Fui ver qual o ritmo a que conseguia ganhar créditos se me dedicasse somente a isso. Menos de 1 milhão por hora considerando o meu talento. Procurei online e encontrei um método muito mais rentável que, mais uma vez usando o meu talento, me dá para algo perto dos 2,3 milhões por hora. Excelente!

A vida é feita de pequenas vitórias, e sentia-me bem… até que me comecei a cansar de fazer muitas vezes a mesma coisa. Usava sempre uma hora para ganhar uns trocos, depois ia jogar online ou fazer provas que ainda não tinha concluído. Fui novamente procurar valores de carros.

O que encontrei não me animou. Ainda não se sabe o valor de todos os carros, mas o valor total mais próximo a que se chegou data de 15 de Abril e é de 395,706,645 créditos! Considerando a hipótese de estar permanentemente a amealhá-los pelo método mais eficaz, considerando também que não corrigem esse exploit, considerando que o havia feito desde o início, eram mais de 170 horas à volta na mesma pista sem qualquer tipo de competição real.

Eu acho que nunca apanhei nenhum jogo a exigir-me isto. Não estou a dizer que não os há, apenas que nunca me tinha apercebido de nada assim.

Aqui entra o início da minha história. Provavelmente a maioria dos jogadores irá ter Gran Turismo 7 a rodar na consola por mais de um ano. Vamos para um ritmo de grind mais razoável de 600 mil créditos por hora. Mais de 650 horas para desbloquear tudo e mantermo-nos a fazer as coisas que mais gostamos de fazer. Custa-me a crer que, mesmo em miúdo, tenha jogado mais de 650 horas em mais que um punhado de jogos.

Muitas vezes digo que os problemas dos videojogos são criados pela comunidade “twitteira”, para a comunidade “twitteira”, mas este parece-me um problema real. Não acho justo que o jogo me obrigue a aborrecer-me de morte para conseguir extrair dele tudo o que posso e quero, nem acho minimamente equilibrado ter de passar entre 400 a 600 horas a jogá-lo se pretender fazê-lo à maneira mais divertida.

Raramente me meto em discussões da visão artística dos criadores dos jogos.
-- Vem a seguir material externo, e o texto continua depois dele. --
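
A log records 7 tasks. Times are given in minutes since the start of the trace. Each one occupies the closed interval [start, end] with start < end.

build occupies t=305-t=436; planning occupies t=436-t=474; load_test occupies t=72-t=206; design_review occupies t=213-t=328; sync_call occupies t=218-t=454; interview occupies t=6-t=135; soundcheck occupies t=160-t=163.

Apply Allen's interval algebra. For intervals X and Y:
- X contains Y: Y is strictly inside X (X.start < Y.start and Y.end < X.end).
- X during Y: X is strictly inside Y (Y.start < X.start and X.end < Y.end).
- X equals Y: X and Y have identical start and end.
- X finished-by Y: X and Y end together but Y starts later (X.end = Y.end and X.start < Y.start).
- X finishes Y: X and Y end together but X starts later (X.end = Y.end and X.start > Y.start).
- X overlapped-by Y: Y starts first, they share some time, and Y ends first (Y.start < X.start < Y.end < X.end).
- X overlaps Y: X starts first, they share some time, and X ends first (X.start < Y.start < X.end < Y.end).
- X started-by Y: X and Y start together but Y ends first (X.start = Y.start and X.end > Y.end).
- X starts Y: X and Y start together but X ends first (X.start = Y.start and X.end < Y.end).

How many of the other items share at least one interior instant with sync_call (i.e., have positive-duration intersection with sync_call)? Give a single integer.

3

Target sync_call = [t=218, t=454].
build [t=305, t=436] → during → counts.
design_review [t=213, t=328] → overlaps → counts.
interview [t=6, t=135] → before → no.
load_test [t=72, t=206] → before → no.
planning [t=436, t=474] → overlapped-by → counts.
soundcheck [t=160, t=163] → before → no.
Total: 3.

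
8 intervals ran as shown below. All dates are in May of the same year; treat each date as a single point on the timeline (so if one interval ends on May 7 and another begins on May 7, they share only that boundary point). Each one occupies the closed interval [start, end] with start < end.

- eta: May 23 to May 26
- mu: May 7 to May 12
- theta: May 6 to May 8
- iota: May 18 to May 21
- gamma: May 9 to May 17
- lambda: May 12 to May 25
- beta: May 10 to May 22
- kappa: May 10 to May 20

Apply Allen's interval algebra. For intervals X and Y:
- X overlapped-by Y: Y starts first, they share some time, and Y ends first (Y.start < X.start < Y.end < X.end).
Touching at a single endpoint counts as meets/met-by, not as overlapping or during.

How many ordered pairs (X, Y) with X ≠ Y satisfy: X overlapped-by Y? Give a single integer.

11

Checking all 56 ordered pairs for relation 'overlapped-by'; matching pairs in alphabetical order:
(beta, gamma): beta overlapped-by gamma ✓
(beta, mu): beta overlapped-by mu ✓
(eta, lambda): eta overlapped-by lambda ✓
(gamma, mu): gamma overlapped-by mu ✓
(iota, kappa): iota overlapped-by kappa ✓
(kappa, gamma): kappa overlapped-by gamma ✓
(kappa, mu): kappa overlapped-by mu ✓
(lambda, beta): lambda overlapped-by beta ✓
(lambda, gamma): lambda overlapped-by gamma ✓
(lambda, kappa): lambda overlapped-by kappa ✓
(mu, theta): mu overlapped-by theta ✓
Count: 11.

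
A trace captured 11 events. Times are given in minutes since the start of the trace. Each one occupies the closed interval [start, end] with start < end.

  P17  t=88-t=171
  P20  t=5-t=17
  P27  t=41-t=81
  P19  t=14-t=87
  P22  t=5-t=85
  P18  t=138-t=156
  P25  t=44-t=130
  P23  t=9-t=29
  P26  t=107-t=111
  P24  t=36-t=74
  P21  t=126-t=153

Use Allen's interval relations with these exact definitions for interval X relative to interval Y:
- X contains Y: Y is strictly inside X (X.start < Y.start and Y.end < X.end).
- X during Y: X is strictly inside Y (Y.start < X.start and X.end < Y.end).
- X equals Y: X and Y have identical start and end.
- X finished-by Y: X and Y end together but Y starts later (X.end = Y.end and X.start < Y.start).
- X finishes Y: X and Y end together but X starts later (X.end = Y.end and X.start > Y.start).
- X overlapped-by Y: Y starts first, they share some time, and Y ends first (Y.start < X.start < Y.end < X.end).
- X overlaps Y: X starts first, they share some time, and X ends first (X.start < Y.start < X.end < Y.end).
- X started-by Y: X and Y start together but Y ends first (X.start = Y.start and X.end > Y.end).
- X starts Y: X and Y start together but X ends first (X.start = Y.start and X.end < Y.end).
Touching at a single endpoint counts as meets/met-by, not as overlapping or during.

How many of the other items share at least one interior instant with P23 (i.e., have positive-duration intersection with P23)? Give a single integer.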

Acho que têm todo o direito de fazer as coisas como querem. Muitas vezes a discordância é acerca de algo orgânico e intrínseco à experiência de jogo, mas em Gran Turismo 7 há imenso que foi acrescentado de forma artificial só para acrescentar horas inúteis ao jogo, que em nada beneficiam a experiência do jogador, aliás, apenas a prejudicam quase que forçando um aborrecimento eterno até ao prémio final.
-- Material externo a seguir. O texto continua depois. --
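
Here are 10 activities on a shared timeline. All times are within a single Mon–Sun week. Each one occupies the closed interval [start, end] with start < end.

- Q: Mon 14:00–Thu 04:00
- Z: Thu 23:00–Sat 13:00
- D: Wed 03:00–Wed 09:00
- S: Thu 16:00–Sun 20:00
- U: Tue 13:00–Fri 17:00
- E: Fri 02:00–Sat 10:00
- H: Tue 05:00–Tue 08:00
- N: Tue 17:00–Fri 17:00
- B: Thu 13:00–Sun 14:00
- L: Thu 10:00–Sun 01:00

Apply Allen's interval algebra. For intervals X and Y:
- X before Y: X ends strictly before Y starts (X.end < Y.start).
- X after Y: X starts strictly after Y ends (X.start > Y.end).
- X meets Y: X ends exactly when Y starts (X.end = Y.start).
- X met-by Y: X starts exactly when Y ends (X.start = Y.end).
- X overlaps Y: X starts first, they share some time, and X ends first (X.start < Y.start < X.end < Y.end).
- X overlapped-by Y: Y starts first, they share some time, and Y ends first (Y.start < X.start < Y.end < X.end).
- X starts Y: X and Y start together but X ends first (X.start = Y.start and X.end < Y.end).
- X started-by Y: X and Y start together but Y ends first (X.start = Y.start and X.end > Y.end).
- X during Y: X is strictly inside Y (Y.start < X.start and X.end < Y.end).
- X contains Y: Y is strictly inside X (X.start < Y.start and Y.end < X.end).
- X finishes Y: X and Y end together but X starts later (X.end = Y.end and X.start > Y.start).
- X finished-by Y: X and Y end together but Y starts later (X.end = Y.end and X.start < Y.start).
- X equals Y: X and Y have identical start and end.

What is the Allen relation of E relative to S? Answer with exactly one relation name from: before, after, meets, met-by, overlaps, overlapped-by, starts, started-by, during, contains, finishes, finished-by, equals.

E = [Fri 02:00, Sat 10:00]; S = [Thu 16:00, Sun 20:00].
Compare endpoints: E.start > S.start, E.start < S.end, E.end > S.start, E.end < S.end.
That pattern is 'during'.

during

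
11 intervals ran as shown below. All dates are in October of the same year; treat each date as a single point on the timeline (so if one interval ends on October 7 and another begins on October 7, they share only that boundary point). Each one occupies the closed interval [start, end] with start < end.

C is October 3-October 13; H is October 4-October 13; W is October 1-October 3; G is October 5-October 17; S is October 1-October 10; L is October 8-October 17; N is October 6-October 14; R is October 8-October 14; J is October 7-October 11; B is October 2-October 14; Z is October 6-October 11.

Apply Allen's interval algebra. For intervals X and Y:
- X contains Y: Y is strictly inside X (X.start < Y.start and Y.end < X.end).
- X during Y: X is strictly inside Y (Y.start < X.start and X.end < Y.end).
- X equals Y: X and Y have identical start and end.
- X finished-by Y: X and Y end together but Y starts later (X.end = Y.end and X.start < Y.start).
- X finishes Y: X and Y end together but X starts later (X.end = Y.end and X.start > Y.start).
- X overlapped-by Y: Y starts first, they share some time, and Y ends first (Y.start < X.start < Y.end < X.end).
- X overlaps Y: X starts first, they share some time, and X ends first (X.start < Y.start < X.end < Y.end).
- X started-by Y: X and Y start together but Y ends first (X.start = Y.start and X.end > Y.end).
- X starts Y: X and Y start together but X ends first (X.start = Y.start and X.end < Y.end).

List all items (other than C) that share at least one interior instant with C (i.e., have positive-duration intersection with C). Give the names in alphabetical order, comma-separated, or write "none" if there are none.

Target C = [October 3, October 13].
B [October 2, October 14] → contains → yes.
G [October 5, October 17] → overlapped-by → yes.
H [October 4, October 13] → finishes → yes.
J [October 7, October 11] → during → yes.
L [October 8, October 17] → overlapped-by → yes.
N [October 6, October 14] → overlapped-by → yes.
R [October 8, October 14] → overlapped-by → yes.
S [October 1, October 10] → overlaps → yes.
W [October 1, October 3] → meets → no.
Z [October 6, October 11] → during → yes.
Result: B, G, H, J, L, N, R, S, Z.

B, G, H, J, L, N, R, S, Z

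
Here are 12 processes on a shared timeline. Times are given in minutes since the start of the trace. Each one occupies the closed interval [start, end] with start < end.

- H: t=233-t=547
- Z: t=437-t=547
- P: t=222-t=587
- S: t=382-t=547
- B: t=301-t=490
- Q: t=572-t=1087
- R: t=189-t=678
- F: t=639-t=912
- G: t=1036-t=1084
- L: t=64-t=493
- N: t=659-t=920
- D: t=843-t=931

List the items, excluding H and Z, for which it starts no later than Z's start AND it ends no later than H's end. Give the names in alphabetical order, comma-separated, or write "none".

Conditions: its start is no later than Z's start (X.start <= t=437) AND its end is no later than H's end (X.end <= t=547).
B: start t=301 <= t=437? ✓; end t=490 <= t=547? ✓ → yes.
D: start t=843 <= t=437? ✗; end t=931 <= t=547? ✗ → no.
F: start t=639 <= t=437? ✗; end t=912 <= t=547? ✗ → no.
G: start t=1036 <= t=437? ✗; end t=1084 <= t=547? ✗ → no.
L: start t=64 <= t=437? ✓; end t=493 <= t=547? ✓ → yes.
N: start t=659 <= t=437? ✗; end t=920 <= t=547? ✗ → no.
P: start t=222 <= t=437? ✓; end t=587 <= t=547? ✗ → no.
Q: start t=572 <= t=437? ✗; end t=1087 <= t=547? ✗ → no.
R: start t=189 <= t=437? ✓; end t=678 <= t=547? ✗ → no.
S: start t=382 <= t=437? ✓; end t=547 <= t=547? ✓ → yes.
Result: B, L, S.

B, L, S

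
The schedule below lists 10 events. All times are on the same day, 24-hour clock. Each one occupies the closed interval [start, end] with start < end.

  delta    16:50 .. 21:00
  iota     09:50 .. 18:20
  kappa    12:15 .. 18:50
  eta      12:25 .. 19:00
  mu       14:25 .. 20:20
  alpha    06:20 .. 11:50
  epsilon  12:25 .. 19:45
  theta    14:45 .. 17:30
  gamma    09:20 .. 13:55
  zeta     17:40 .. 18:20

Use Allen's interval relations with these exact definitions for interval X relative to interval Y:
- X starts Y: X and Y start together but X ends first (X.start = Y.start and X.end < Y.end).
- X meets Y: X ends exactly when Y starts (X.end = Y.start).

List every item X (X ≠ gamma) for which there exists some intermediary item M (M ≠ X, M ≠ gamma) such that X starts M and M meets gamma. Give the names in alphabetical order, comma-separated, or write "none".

Target gamma = [09:20, 13:55].
Intermediaries M with M meets gamma: none.
Union: none.

none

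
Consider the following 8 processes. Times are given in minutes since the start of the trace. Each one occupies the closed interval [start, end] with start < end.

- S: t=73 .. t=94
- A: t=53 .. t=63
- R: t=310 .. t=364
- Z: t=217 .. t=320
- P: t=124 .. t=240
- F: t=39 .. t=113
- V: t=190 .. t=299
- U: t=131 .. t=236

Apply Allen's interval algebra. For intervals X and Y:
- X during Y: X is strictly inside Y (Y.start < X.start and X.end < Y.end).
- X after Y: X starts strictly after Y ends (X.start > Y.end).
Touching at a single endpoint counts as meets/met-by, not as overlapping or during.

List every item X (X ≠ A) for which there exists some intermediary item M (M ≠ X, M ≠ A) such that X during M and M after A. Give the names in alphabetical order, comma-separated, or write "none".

Target A = [t=53, t=63].
Intermediaries M with M after A: P, R, S, U, V, Z.
Via P — items with X during P: U.
Via R — items with X during R: none.
Via S — items with X during S: none.
Via U — items with X during U: none.
Via V — items with X during V: none.
Via Z — items with X during Z: none.
Union: U.

U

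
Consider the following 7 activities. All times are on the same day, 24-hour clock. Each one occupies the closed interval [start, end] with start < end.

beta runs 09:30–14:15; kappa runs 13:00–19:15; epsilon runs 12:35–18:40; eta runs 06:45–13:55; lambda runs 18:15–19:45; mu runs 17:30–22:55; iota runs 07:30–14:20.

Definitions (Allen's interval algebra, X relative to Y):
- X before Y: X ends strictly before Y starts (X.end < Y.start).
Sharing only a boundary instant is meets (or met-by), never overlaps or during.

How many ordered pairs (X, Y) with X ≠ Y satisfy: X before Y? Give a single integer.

6

Checking all 42 ordered pairs for relation 'before'; matching pairs in alphabetical order:
(beta, lambda): beta before lambda ✓
(beta, mu): beta before mu ✓
(eta, lambda): eta before lambda ✓
(eta, mu): eta before mu ✓
(iota, lambda): iota before lambda ✓
(iota, mu): iota before mu ✓
Count: 6.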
Gran Turismo 7 é um excelente jogo. Sempre que o jogo agradeço o gesto de quem mo ofereceu. Praticamente assaltou o meu tempo e conquistou-o pela sua qualidade, mas vai deixar-me um amargo de boca. Não me lembro de qual o último jogo que quis fazer as coisinhas todas. Queria concluir tudo em Gran Turismo 7, mas vou fartar-me dele muito antes de lá chegar. Não posso generalizar a partir da minha situação particular, mas se isto não é mau desenho, vou ali e já venho.